Does “deleting an activation” mean setting it to zero?

sgugger · May 6, 2020, 3:38am

It just sets it to zero.

ilovescience · May 6, 2020, 3:39am

Hinton’s intuitions of dropout (he has two reason behind it ):

Dina · May 6, 2020, 3:41am

For dropouts, if the unit was set to zero during training, what weights is being used during test?

sgugger · May 6, 2020, 3:42am

Dropout is only applied during training.

Dina · May 6, 2020, 3:43am

ok, but then for testing, which weights does it use if they were set to zero?

sgugger · May 6, 2020, 3:43am

No weights were set to zero. Dropout is applied to activations.

jwuphysics · May 6, 2020, 3:43am

A general version of dropout was also proposed much earlier (Hanson 1990) but is rarely cited.

You can find many more instances of these “we or someone else did it first” claims on Schmidhuber’s blog, and here’s a rebuttal from Hinton.

EDIT: rather than adding another post I’m responding here I’m inclined to agree that it’s a bit of a stretch (in addition to some of the other claims on that blog post). However, Hanson did also co-author another paper in 2018: Dropout is a special case of the stochastic delta rule: faster and more accurate deep learning.

ilovescience · May 6, 2020, 3:44am

Thanks for sharing. It seems more and more that Schmidhuber and his team or other groups did everything already but that’s a discussion for another day!

nareshr8 · May 6, 2020, 3:44am

Will back propagation not update weights twice as it is referred twice in the same network?

quantum · May 6, 2020, 3:45am

Why does NLP not use CNNs? Is it because we can’t ‘label’ a body of text?

ilovescience · May 6, 2020, 3:45am

Here is the questionnaire for chapter 12. It is still a work in progress. Feel free to contribute!:

init_27 · May 6, 2020, 3:46am

End of part 1

gamino · May 6, 2020, 3:46am

Thank you for pulling off an amazing class under historical circumstances! Thank you, Rachel, Sylvain, and Jeremy! Thank you, Thank you, Thank you!! And thank you for making us wear masks!

jcatanza · May 6, 2020, 3:46am

Hanson’s paper seems to be about adding stochastic noise to improve convergence.

radikubwa · May 6, 2020, 3:47am

You have change the dimensionality in CNN to a 1D CNN. https://pytorch.org/docs/stable/nn.html. 1D CNNs capture the order of the text as well. I have seen them as way of prepossessing.

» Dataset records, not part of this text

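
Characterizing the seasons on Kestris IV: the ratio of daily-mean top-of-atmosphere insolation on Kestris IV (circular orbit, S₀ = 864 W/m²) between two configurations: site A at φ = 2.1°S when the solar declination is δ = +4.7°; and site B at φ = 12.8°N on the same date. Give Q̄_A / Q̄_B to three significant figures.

— Configuration A (φ=-2.1°):
cos H₀ = −tan(-2.1°) tan(+4.700°) = 0.0030, H₀ = 1.5678 rad.
Bracket: H₀ sin φ sin δ + cos φ cos δ sin H₀ = 1.5678×-0.03664×0.08194 + 0.99933×0.99664×1.00000 = -0.004707 + 0.995972 = 0.991265.
Q̄ = (S₀/π) × [bracket] = (864/π) × 0.991265 = 272.62 W/m².
— Configuration B (φ=+12.8°):
cos H₀ = −tan(+12.8°) tan(+4.700°) = -0.0187, H₀ = 1.5895 rad.
Bracket: H₀ sin φ sin δ + cos φ cos δ sin H₀ = 1.5895×0.22155×0.08194 + 0.97515×0.99664×0.99983 = 0.028855 + 0.971708 = 1.000563.
Q̄ = (S₀/π) × [bracket] = (864/π) × 1.000563 = 275.17 W/m².
Ratio Q̄_A / Q̄_B = 272.62 / 275.17 = 0.9907.

Q̄_A / Q̄_B ≈ 0.991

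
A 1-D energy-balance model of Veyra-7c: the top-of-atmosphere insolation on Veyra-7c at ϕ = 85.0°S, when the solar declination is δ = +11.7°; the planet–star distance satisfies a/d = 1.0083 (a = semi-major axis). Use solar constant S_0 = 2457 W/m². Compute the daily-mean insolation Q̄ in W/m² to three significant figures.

Q̄ ≈ 0.00 W/m²

cos h₀ = −tan(-85.0°) tan(+11.700°) = 2.3671 ≥ 1 ⇒ polar night, h₀ = 0 and Q̄ = 0.
Inverse-square distance factor (a/d)² = 1.0083² = 1.016669.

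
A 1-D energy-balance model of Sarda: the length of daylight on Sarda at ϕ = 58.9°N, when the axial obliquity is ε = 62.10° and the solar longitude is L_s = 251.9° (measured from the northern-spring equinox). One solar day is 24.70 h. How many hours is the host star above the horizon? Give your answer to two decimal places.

0.00 h

Solar declination: sin δ = sin ε · sin L_s = sin 62.10° × sin 251.9° = -0.84003, so δ = -57.144°.
cos h₀ = −tan ϕ · tan δ = 2.5667 ≥ 1, so the host star never rises (polar night) and h₀ = 0.
Daylight = 2h₀/(2π) × 24.70 h = (0.0000/π) × 24.70 = 0.00 h.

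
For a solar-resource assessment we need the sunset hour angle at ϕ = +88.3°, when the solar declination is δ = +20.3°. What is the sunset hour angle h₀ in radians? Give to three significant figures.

h₀ = 3.14 rad

Sunrise equation: cos h₀ = −tan ϕ · tan δ = -12.4636 ≤ −1, so the Sun never sets (polar day) and h₀ = π.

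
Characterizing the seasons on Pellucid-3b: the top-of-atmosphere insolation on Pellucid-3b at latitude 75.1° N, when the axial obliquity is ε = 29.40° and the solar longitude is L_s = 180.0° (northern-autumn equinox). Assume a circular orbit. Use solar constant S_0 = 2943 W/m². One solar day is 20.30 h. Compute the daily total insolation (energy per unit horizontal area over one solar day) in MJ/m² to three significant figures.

Solar declination: sin δ = sin ε · sin L_s = sin 29.40° × sin 180.0° = 0.00000, so δ = +0.000°.
cos h₀ = −tan(+75.1°) tan(+0.000°) = -0.0000, h₀ = 1.5708 rad.
Bracket: h₀ sin ϕ sin δ + cos ϕ cos δ sin h₀ = 1.5708×0.96638×0.00000 + 0.25713×1.00000×1.00000 = 0.000000 + 0.257130 = 0.257130.
Q̄ = (S_0/π) × [bracket] = (2943/π) × 0.257130 = 240.88 W/m².
Daily total = Q̄ × 20.30 h × 3600 s/h = 240.88 × 20.30 × 3600 / 10⁶ = 17.60 MJ/m².

17.6 MJ/m²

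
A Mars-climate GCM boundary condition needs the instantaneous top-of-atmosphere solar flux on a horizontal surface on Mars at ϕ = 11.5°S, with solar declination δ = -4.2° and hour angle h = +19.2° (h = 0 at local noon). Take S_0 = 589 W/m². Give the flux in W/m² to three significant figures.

cos θ_z = sin ϕ sin δ + cos ϕ cos δ cos h = 0.014601 + 0.922933 = 0.937534.
Flux = S_0 · cos θ_z = 589 × 0.937534 = 552.2 W/m².

552 W/m²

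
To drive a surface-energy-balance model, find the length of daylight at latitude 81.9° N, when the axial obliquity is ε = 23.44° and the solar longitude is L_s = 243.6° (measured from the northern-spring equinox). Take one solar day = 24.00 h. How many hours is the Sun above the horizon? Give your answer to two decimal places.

0.00 h

Solar declination: sin δ = sin ε · sin L_s = sin 23.44° × sin 243.6° = -0.35630, so δ = -20.873°.
cos h₀ = −tan ϕ · tan δ = 2.6794 ≥ 1, so the Sun never rises (polar night) and h₀ = 0.
Daylight = 2h₀/(2π) × 24.00 h = (0.0000/π) × 24.00 = 0.00 h.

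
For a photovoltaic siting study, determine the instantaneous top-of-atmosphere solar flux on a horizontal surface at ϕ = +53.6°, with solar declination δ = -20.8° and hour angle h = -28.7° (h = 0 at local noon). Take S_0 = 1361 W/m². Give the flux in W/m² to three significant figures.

273 W/m²

cos θ_z = sin ϕ sin δ + cos ϕ cos δ cos h = -0.285823 + 0.486591 = 0.200768.
Flux = S_0 · cos θ_z = 1361 × 0.200768 = 273.2 W/m².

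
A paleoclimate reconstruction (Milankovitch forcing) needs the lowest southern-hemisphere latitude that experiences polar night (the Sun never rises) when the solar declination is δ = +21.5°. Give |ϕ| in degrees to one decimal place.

Polar night requires cos h₀ = −tan ϕ tan δ ≥ 1, i.e. tan ϕ tan δ ≤ −1.
The boundary is |tan ϕ| · |tan δ| = 1, so |ϕ| = 90° − |δ| = 90° − 21.5° = 68.5° in the southern hemisphere.

|ϕ| = 68.5°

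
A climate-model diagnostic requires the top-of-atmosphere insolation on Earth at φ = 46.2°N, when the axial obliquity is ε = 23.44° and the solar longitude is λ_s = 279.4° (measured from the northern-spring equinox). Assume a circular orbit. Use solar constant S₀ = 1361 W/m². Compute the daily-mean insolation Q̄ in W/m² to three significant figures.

Q̄ ≈ 111 W/m²

Solar declination: sin δ = sin ε · sin λ_s = sin 23.44° × sin 279.4° = -0.39245, so δ = -23.107°.
cos H₀ = −tan(+46.2°) tan(-23.107°) = 0.4449, H₀ = 1.1097 rad.
Bracket: H₀ sin φ sin δ + cos φ cos δ sin H₀ = 1.1097×0.72176×-0.39245 + 0.69214×0.91977×0.89556 = -0.314328 + 0.570122 = 0.255794.
Q̄ = (S₀/π) × [bracket] = (1361/π) × 0.255794 = 110.8 W/m².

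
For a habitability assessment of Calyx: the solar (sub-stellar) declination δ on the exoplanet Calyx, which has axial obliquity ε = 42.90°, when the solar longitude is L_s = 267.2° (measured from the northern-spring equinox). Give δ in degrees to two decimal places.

sin δ = sin ε · sin L_s = sin 42.90° × sin 267.2° = -0.679908.
δ = arcsin(-0.679908) = -42.84°.

δ = -42.84°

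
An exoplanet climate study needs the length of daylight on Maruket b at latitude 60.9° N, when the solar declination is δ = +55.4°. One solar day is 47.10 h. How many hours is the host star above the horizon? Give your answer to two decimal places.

Sunrise equation: cos h₀ = −tan ϕ · tan δ = -2.6044 ≤ −1, so the host star never sets (polar day) and h₀ = π.
Daylight = 2h₀/(2π) × 47.10 h = (3.1416/π) × 47.10 = 47.10 h.

47.10 h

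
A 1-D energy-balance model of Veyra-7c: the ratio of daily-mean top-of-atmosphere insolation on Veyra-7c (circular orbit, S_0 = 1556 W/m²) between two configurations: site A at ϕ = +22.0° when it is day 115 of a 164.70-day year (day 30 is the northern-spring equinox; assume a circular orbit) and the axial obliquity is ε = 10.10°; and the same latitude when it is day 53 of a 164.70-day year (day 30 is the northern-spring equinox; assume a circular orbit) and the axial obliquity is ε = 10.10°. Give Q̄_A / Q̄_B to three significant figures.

— Configuration A (ϕ=+22.0°):
Solar longitude: L_s = 360° × (115 − 30)/164.70 = 185.792°.
sin δ = sin 10.10° × sin 185.792° = -0.01770, so δ = -1.014°.
cos h₀ = −tan(+22.0°) tan(-1.014°) = 0.0072, h₀ = 1.5636 rad.
Bracket: h₀ sin ϕ sin δ + cos ϕ cos δ sin h₀ = 1.5636×0.37461×-0.01770 + 0.92718×0.99984×0.99997 = -0.010368 + 0.927004 = 0.916636.
Q̄ = (S_0/π) × [bracket] = (1556/π) × 0.916636 = 454.00 W/m².
— Configuration B (ϕ=+22.0°):
Solar longitude: L_s = 360° × (53 − 30)/164.70 = 50.273°.
sin δ = sin 10.10° × sin 50.273° = 0.13487, so δ = +7.751°.
cos h₀ = −tan(+22.0°) tan(+7.751°) = -0.0550, h₀ = 1.6258 rad.
Bracket: h₀ sin ϕ sin δ + cos ϕ cos δ sin h₀ = 1.6258×0.37461×0.13487 + 0.92718×0.99086×0.99849 = 0.082141 + 0.917318 = 0.999459.
Q̄ = (S_0/π) × [bracket] = (1556/π) × 0.999459 = 495.02 W/m².
Ratio Q̄_A / Q̄_B = 454.00 / 495.02 = 0.9171.

Q̄_A / Q̄_B ≈ 0.917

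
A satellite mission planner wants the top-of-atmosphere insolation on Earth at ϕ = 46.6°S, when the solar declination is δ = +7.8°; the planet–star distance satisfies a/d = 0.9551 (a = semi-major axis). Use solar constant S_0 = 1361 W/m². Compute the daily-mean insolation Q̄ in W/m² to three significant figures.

cos h₀ = −tan(-46.6°) tan(+7.800°) = 0.1449, h₀ = 1.4254 rad.
Bracket: h₀ sin ϕ sin δ + cos ϕ cos δ sin h₀ = 1.4254×-0.72657×0.13572 + 0.68709×0.99075×0.98945 = -0.140559 + 0.673553 = 0.532994.
Inverse-square distance factor (a/d)² = 0.9551² = 0.912216.
Q̄ = (S_0/π) × 0.912216 × [bracket] = (1361/π) × 0.912216 × 0.532994 = 210.6 W/m².

Q̄ ≈ 211 W/m²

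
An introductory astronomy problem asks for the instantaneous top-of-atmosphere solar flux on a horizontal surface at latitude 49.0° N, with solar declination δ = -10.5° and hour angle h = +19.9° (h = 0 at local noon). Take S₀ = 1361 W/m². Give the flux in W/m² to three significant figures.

638 W/m²

cos θ_z = sin φ sin δ + cos φ cos δ cos h = -0.137535 + 0.606555 = 0.469020.
Flux = S₀ · cos θ_z = 1361 × 0.469020 = 638.3 W/m².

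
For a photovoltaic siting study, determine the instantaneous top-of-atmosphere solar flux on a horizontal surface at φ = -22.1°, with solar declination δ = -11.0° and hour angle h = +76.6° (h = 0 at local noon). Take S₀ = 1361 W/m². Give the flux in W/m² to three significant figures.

cos θ_z = sin φ sin δ + cos φ cos δ cos h = 0.071787 + 0.210776 = 0.282563.
Flux = S₀ · cos θ_z = 1361 × 0.282563 = 384.6 W/m².

385 W/m²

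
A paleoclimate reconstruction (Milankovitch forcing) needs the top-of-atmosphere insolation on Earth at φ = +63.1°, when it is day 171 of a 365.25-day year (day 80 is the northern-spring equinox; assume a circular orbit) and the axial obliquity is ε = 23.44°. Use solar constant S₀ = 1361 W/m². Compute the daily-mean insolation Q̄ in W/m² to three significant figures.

Solar longitude: λ_s = 360° × (171 − 80)/365.25 = 89.692°.
sin δ = sin 23.44° × sin 89.692° = 0.39778, so δ = +23.440°.
cos H₀ = −tan(+63.1°) tan(+23.440°) = -0.8546, H₀ = 2.5956 rad.
Bracket: H₀ sin φ sin δ + cos φ cos δ sin H₀ = 2.5956×0.89180×0.39778 + 0.45243×0.91748×0.51930 = 0.920764 + 0.215559 = 1.136323.
Q̄ = (S₀/π) × [bracket] = (1361/π) × 1.136323 = 492.3 W/m².

Q̄ ≈ 492 W/m²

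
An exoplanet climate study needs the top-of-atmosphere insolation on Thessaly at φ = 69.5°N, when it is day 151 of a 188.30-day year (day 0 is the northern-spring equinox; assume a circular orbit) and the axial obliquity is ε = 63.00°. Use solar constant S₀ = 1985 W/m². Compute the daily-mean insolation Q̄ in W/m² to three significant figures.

Q̄ ≈ 0.00 W/m²

Solar longitude: λ_s = 360° × (151 − 0)/188.30 = 288.688°.
sin δ = sin 63.00° × sin 288.688° = -0.84403, so δ = -57.568°.
cos H₀ = −tan(+69.5°) tan(-57.568°) = 4.2093 ≥ 1 ⇒ polar night, H₀ = 0 and Q̄ = 0.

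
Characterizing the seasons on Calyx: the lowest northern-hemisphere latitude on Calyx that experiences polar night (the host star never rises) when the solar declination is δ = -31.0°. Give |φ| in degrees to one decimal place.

Polar night requires cos H₀ = −tan φ tan δ ≥ 1, i.e. tan φ tan δ ≤ −1.
The boundary is |tan φ| · |tan δ| = 1, so |φ| = 90° − |δ| = 90° − 31.0° = 59.0° in the northern hemisphere.

|φ| = 59.0°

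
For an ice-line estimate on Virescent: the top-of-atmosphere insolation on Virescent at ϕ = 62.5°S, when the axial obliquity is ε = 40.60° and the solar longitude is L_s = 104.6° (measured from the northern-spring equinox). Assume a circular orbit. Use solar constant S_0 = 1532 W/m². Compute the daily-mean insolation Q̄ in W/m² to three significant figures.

Q̄ ≈ 0.00 W/m²

Solar declination: sin δ = sin ε · sin L_s = sin 40.60° × sin 104.6° = 0.62976, so δ = +39.032°.
cos h₀ = −tan(-62.5°) tan(+39.032°) = 1.5574 ≥ 1 ⇒ polar night, h₀ = 0 and Q̄ = 0.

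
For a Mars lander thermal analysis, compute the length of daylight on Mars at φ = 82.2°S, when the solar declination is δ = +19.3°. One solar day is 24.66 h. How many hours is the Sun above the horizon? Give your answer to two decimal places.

0.00 h

cos H₀ = −tan φ · tan δ = 2.5565 ≥ 1, so the Sun never rises (polar night) and H₀ = 0.
Daylight = 2H₀/(2π) × 24.66 h = (0.0000/π) × 24.66 = 0.00 h.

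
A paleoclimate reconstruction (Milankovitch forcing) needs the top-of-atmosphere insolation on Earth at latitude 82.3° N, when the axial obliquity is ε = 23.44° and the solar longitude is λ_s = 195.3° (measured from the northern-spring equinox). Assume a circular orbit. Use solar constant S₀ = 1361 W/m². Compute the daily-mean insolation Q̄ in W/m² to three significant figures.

Solar declination: sin δ = sin ε · sin λ_s = sin 23.44° × sin 195.3° = -0.10497, so δ = -6.025°.
cos H₀ = −tan(+82.3°) tan(-6.025°) = 0.7807, H₀ = 0.6751 rad.
Bracket: H₀ sin φ sin δ + cos φ cos δ sin H₀ = 0.6751×0.99098×-0.10497 + 0.13399×0.99448×0.62496 = -0.070226 + 0.083276 = 0.013050.
Q̄ = (S₀/π) × [bracket] = (1361/π) × 0.013050 = 5.654 W/m².

Q̄ ≈ 5.65 W/m²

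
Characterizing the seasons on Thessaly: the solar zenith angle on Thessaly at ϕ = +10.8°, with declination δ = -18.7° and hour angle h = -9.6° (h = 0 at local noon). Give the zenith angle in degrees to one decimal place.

cos θ_z = sin ϕ sin δ + cos ϕ cos δ cos h = -0.060077 + 0.917403 = 0.857326.
θ_z = arccos(0.857326) = 31.0°.

θ_z = 31.0°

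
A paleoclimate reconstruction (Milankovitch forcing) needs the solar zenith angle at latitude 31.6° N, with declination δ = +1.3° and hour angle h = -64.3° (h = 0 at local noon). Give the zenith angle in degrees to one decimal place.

cos θ_z = sin φ sin δ + cos φ cos δ cos h = 0.011888 + 0.369264 = 0.381152.
θ_z = arccos(0.381152) = 67.6°.

θ_z = 67.6°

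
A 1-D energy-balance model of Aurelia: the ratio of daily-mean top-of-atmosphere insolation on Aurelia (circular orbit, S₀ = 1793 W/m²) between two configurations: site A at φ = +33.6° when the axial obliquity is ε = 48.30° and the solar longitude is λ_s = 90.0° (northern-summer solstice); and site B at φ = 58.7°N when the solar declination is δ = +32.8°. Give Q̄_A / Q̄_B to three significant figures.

Q̄_A / Q̄_B ≈ 0.939

— Configuration A (φ=+33.6°):
Solar declination: sin δ = sin ε · sin λ_s = sin 48.30° × sin 90.0° = 0.74664, so δ = +48.300°.
cos H₀ = −tan(+33.6°) tan(+48.300°) = -0.7457, H₀ = 2.4124 rad.
Bracket: H₀ sin φ sin δ + cos φ cos δ sin H₀ = 2.4124×0.55339×0.74664 + 0.83292×0.66523×0.66628 = 0.996763 + 0.369175 = 1.365938.
Q̄ = (S₀/π) × [bracket] = (1793/π) × 1.365938 = 779.58 W/m².
— Configuration B (φ=+58.7°):
cos H₀ = −tan(+58.7°) tan(+32.800°) = -1.0599 ≤ −1 ⇒ polar day, H₀ = π.
Bracket: H₀ sin φ sin δ + cos φ cos δ sin H₀ = 3.1416×0.85446×0.54171 + 0.51952×0.84057×0.00000 = 1.454151 + 0.000000 = 1.454151.
Q̄ = (S₀/π) × [bracket] = (1793/π) × 1.454151 = 829.93 W/m².
Ratio Q̄_A / Q̄_B = 779.58 / 829.93 = 0.9393.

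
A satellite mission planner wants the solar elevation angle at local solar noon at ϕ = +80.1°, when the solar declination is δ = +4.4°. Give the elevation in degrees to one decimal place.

14.3°

At local noon the hour angle is zero, so the zenith angle equals |ϕ − δ| = |+80.1° − (+4.400°)| = 75.700°.
Elevation = 90° − 75.700° = 14.3°.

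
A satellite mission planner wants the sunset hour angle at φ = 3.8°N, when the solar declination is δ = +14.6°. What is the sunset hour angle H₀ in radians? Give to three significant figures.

H₀ = 1.59 rad

cos H₀ = −tan φ · tan δ = −tan(+3.8°) × tan(+14.600°) = -0.0173, so H₀ = 1.5881 rad = 90.99°.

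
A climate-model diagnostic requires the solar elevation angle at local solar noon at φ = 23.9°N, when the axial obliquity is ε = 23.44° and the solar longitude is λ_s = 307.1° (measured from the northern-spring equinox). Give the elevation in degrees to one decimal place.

47.6°

Solar declination: sin δ = sin ε · sin λ_s = sin 23.44° × sin 307.1° = -0.31727, so δ = -18.498°.
At local noon the hour angle is zero, so the zenith angle equals |φ − δ| = |+23.9° − (-18.498°)| = 42.398°.
Elevation = 90° − 42.398° = 47.6°.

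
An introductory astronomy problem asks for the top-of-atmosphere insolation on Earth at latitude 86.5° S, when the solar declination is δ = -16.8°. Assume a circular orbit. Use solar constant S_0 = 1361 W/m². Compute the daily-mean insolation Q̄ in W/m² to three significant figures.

cos h₀ = −tan(-86.5°) tan(-16.800°) = -4.9363 ≤ −1 ⇒ polar day, h₀ = π.
Bracket: h₀ sin ϕ sin δ + cos ϕ cos δ sin h₀ = 3.1416×-0.99813×-0.28903 + 0.06105×0.95732×0.00000 = 0.906319 + 0.000000 = 0.906319.
Q̄ = (S_0/π) × [bracket] = (1361/π) × 0.906319 = 392.6 W/m².

Q̄ ≈ 393 W/m²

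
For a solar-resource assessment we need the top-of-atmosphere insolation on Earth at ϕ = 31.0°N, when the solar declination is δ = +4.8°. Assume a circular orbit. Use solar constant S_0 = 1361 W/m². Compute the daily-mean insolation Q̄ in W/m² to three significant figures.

Q̄ ≈ 400 W/m²

cos h₀ = −tan(+31.0°) tan(+4.800°) = -0.0505, h₀ = 1.6213 rad.
Bracket: h₀ sin ϕ sin δ + cos ϕ cos δ sin h₀ = 1.6213×0.51504×0.08368 + 0.85717×0.99649×0.99873 = 0.069876 + 0.853077 = 0.922953.
Q̄ = (S_0/π) × [bracket] = (1361/π) × 0.922953 = 399.8 W/m².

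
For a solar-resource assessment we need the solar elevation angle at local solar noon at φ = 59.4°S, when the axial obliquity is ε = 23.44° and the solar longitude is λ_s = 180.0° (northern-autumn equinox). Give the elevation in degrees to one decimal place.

30.6°

Solar declination: sin δ = sin ε · sin λ_s = sin 23.44° × sin 180.0° = 0.00000, so δ = +0.000°.
At local noon the hour angle is zero, so the zenith angle equals |φ − δ| = |-59.4° − (+0.000°)| = 59.400°.
Elevation = 90° − 59.400° = 30.6°.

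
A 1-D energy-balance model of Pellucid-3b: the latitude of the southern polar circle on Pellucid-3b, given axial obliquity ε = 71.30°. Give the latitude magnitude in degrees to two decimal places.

18.70°

The polar circle is the lowest latitude that experiences at least one full rotation of continuous darkness at the northern-summer solstice; it lies at |φ| = 90° − ε = 90° − 71.30° = 18.70°.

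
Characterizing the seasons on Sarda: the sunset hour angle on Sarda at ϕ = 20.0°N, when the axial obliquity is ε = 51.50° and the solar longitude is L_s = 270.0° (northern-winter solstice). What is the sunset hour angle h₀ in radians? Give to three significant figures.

Solar declination: sin δ = sin ε · sin L_s = sin 51.50° × sin 270.0° = -0.78261, so δ = -51.500°.
cos h₀ = −tan ϕ · tan δ = −tan(+20.0°) × tan(-51.500°) = 0.4576, so h₀ = 1.0955 rad = 62.77°.

h₀ = 1.10 rad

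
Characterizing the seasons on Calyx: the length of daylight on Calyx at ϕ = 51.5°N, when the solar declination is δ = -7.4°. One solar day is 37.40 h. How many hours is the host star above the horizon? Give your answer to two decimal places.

cos h₀ = −tan ϕ · tan δ = −tan(+51.5°) × tan(-7.400°) = 0.1633, so h₀ = 1.4068 rad = 80.60°.
Daylight = 2h₀/(2π) × 37.40 h = (1.4068/π) × 37.40 = 16.75 h.

16.75 h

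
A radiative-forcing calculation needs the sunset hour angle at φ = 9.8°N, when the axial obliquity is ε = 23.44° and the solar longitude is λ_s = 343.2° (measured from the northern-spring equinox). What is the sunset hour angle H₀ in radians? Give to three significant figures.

Solar declination: sin δ = sin ε · sin λ_s = sin 23.44° × sin 343.2° = -0.11497, so δ = -6.602°.
cos H₀ = −tan φ · tan δ = −tan(+9.8°) × tan(-6.602°) = 0.0200, so H₀ = 1.5508 rad = 88.85°.

H₀ = 1.55 rad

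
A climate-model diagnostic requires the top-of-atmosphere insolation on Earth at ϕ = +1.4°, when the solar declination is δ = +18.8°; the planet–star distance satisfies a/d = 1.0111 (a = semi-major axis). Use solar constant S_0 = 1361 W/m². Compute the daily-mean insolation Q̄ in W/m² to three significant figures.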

pinaki · May 6, 2020, 3:47am

Are there pointers for easier research papers to implement for DL starters ?

init_27 · May 6, 2020, 3:48am

I’ve also created a Wiki: 2020 ML Interviews Resources & Advice(s), please contribute!

marii · May 6, 2020, 3:48am

Definitely suggest kaggle competitions. They can have data separated in other ways besides random split.

Good to get in project groups as well.

Albertotono · May 6, 2020, 3:48am

Will be released a certification, or something to rember this great journey, signed by Jeremy?